At the Blog
On Monday, Raúl Carrillo offered an LPE perspective on the recent conviction of Sam Bankman-Fried. Despite how the Assistant U.S. Attorney cast it in his closing remarks, this case was not merely about lies, stealing, and greed; rather, it was a case about the nexus between law and technology, about a financial regulatory system stuck in older ways of thinking and increasingly incapable of preventing illicit finance in the platform economy. As Carrillo writes, “The Treasury has explicit, expansive authority to surveil the U.S. financial system for illicit flows, which it has used to create a criminal dragnet. However, instead of focusing on financial institutions, the Treasury deputizes financial institutions to monitor clients and customers and report suspicious activity to the Financial Crimes Enforcement Network (FinCEN). FinCEN then shares these reports with over 165 federal, state, and local agencies and private sector partners (chiefly Palantir). However, as the legal regime immunizes financial institutions from civil liability for most illicit flows so long as they file the appropriate reports, it incentivizes (often automated) mass filing of questionable utility.” The appropriate remedy, he argues, will require a systemic shift from reactive enforcement and rulemaking to proactive planning, including direct, day-to-day supervision, on-site examination, auditing, and standard-setting.

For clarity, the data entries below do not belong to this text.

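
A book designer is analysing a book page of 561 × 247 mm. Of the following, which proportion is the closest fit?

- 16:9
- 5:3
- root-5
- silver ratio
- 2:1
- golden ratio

root-5

561/247 ≈ 2.271. Nearest candidates are root-5 (2.236, off by 0.035) and silver ratio (2.414, off by 0.143).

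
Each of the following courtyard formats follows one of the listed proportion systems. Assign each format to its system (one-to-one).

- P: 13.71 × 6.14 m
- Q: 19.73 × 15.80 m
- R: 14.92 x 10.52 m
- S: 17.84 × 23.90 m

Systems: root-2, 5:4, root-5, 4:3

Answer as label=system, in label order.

P = 13.71/6.14 ≈ 2.233 → root-5 (2.236)
Q = 19.73/15.80 ≈ 1.249 → 5:4 (1.250)
R = 14.92/10.52 ≈ 1.418 → root-2 (1.414)
S = 23.90/17.84 ≈ 1.340 → 4:3 (1.333)

P=root-5, Q=5:4, R=root-2, S=4:3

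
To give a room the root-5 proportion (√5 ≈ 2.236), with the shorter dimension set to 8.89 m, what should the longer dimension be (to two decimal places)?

19.88 m

root-5 ≈ 2.23607.
Longer side = 8.89 × 2.23607 ≈ 19.8787 → 19.88 m.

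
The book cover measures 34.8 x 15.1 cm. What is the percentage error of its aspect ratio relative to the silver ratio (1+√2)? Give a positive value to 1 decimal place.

4.5%

Ratio = 34.8 / 15.1 ≈ 2.3046.
Ideal silver ratio ≈ 2.4142. |2.3046 − 2.4142| / 2.4142 ≈ 4.54% → 4.5%.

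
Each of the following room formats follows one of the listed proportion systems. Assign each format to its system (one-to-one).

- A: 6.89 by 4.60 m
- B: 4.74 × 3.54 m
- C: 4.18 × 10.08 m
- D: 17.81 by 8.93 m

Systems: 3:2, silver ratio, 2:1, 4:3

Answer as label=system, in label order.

A=3:2, B=4:3, C=silver ratio, D=2:1

Ratios: A ≈ 1.498; B ≈ 1.339; C ≈ 2.411; D ≈ 1.994.
Targets: 3:2 ≈ 1.500; silver ratio ≈ 2.414; 2:1 ≈ 2.000; 4:3 ≈ 1.333.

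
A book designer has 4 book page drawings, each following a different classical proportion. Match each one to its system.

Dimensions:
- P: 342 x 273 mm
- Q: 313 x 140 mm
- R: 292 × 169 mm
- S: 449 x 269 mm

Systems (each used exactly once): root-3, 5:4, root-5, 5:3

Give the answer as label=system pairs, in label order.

P=5:4, Q=root-5, R=root-3, S=5:3

Ratios: P ≈ 1.253; Q ≈ 2.236; R ≈ 1.728; S ≈ 1.669.
Targets: root-3 ≈ 1.732; 5:4 ≈ 1.250; root-5 ≈ 2.236; 5:3 ≈ 1.667.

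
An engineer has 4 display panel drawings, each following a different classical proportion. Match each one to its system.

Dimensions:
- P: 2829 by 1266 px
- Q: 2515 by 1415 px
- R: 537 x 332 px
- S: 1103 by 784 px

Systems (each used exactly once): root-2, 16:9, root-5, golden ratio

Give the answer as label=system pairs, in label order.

P=root-5, Q=16:9, R=golden ratio, S=root-2

P = 2829/1266 ≈ 2.235 → root-5 (2.236)
Q = 2515/1415 ≈ 1.777 → 16:9 (1.778)
R = 537/332 ≈ 1.617 → golden ratio (1.618)
S = 1103/784 ≈ 1.407 → root-2 (1.414)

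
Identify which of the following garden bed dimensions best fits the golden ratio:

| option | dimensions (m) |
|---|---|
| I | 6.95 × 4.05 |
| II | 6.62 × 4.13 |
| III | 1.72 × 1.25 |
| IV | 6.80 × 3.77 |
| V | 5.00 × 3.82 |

Target golden ratio ≈ 1.618.
I: 1.716 (Δ0.098)  II: 1.603 (Δ0.015)  III: 1.376 (Δ0.242)  IV: 1.804 (Δ0.186)  V: 1.309 (Δ0.309)

II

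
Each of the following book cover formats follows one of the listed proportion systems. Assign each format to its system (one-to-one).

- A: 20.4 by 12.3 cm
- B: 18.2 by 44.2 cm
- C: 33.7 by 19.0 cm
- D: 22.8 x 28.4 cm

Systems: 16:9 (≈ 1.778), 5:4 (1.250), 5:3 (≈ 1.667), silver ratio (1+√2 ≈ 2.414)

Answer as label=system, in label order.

A=5:3, B=silver ratio, C=16:9, D=5:4

A = 20.4/12.3 ≈ 1.659 → 5:3 (1.667)
B = 44.2/18.2 ≈ 2.429 → silver ratio (2.414)
C = 33.7/19.0 ≈ 1.774 → 16:9 (1.778)
D = 28.4/22.8 ≈ 1.246 → 5:4 (1.250)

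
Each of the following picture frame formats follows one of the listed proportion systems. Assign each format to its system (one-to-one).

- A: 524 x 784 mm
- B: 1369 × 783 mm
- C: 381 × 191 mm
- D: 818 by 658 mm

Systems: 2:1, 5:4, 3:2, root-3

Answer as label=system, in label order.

A=3:2, B=root-3, C=2:1, D=5:4

Ratios: A ≈ 1.496; B ≈ 1.748; C ≈ 1.995; D ≈ 1.243.
Targets: 2:1 ≈ 2.000; 5:4 ≈ 1.250; 3:2 ≈ 1.500; root-3 ≈ 1.732.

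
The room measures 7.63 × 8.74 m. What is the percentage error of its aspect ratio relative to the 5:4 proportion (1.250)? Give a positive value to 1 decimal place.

Ratio = 8.74 / 7.63 ≈ 1.1455.
Ideal 5:4 = 1.2500. |1.1455 − 1.2500| / 1.2500 ≈ 8.36% → 8.4%.

8.4%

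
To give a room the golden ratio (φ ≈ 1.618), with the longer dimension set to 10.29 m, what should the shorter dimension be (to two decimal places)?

6.36 m

golden ratio ≈ 1.61803.
Shorter side = 10.29 ÷ 1.61803 ≈ 6.3596 → 6.36 m.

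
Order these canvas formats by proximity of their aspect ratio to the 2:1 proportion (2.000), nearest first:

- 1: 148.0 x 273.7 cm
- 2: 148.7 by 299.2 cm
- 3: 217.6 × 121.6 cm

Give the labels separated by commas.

2, 1, 3

1: 273.7/148.0 ≈ 1.849 → |1.849 − 2.000| = 0.151
2: 299.2/148.7 ≈ 2.012 → |2.012 − 2.000| = 0.012
3: 217.6/121.6 ≈ 1.789 → |1.789 − 2.000| = 0.211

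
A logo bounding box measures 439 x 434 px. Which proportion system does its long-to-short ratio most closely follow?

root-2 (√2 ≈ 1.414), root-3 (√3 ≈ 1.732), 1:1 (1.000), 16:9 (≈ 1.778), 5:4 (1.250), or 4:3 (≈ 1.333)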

On Wednesday, Fanna Gamal continued our symposium on Non-Reformist Reforms, explaining how the tradition of Critical Race Theory can help orient us to a horizon beyond legal reform. Revisiting classic texts by Derrick Bell, Kimberle Crenshaw, and Mari Matsuda, she explains that CRT was centrally concerned with the dangers inherent to legal reform, which it saw as fundamentally unpredictable, contested, and perilous—as, in Crenshaw’s words, “carrying both the moral force of the movement as well as the stability of the institutions and interests which the movement opposed.” Drawing on this insight, she writes, allows us to see that “to search for some self-evident, coherent quality that defines a reform as a non-reformist reform is, perhaps, beside the point. Non-reformist reforms are created through a practice of close engagement with political and economic conditions, where we exercise our multiple consciousness to steward changes toward something that looks to us like justice.”
In LPE Land
Cool job alert: The Law and Political Economy Project seeks to hire a 2024-2025 Law & Organizing Fellow to support the mission of the LPE Project’s Law and Organizing Initiative to create space for organizing as a practice and theory of change in the legal academy.
The forthcoming Issue of the Boston Review on “Reclaiming Freedom” looks like a must-read, with a lead essay by Aziz Rana, and responses by Jefferson Cowie, Adom Getachew, Lea Ypi, Nancy Hirschmann, and Olúfẹ́mi O. Táíwò and Philippe Van Parijs.
In the Nation, Vicent Bevins reviews Sebastian Edwards’ The Chile Project: The Story of the Chicago Boys and the Downfall of Neoliberalism, and argues that the outsized focus on Chile in our understanding of neoliberalism can be distorting. As he writes, “If neoliberalism’s implementation had depended on enthusiastic ideologues infiltrating national governments and gaining the ears of autocrats, it would not have conquered the world.”
In the Atlantic, Noah Rosenblum reflects on the dangers and absurdity of Securities and Exchange Commission v. Jarkesy. “The Fifth Circuit’s misuse of history,” he writes, “is symptomatic of much of the originalism practiced by judges affiliated with the conservative Federalist Society, who now hold immense power across the federal judiciary.”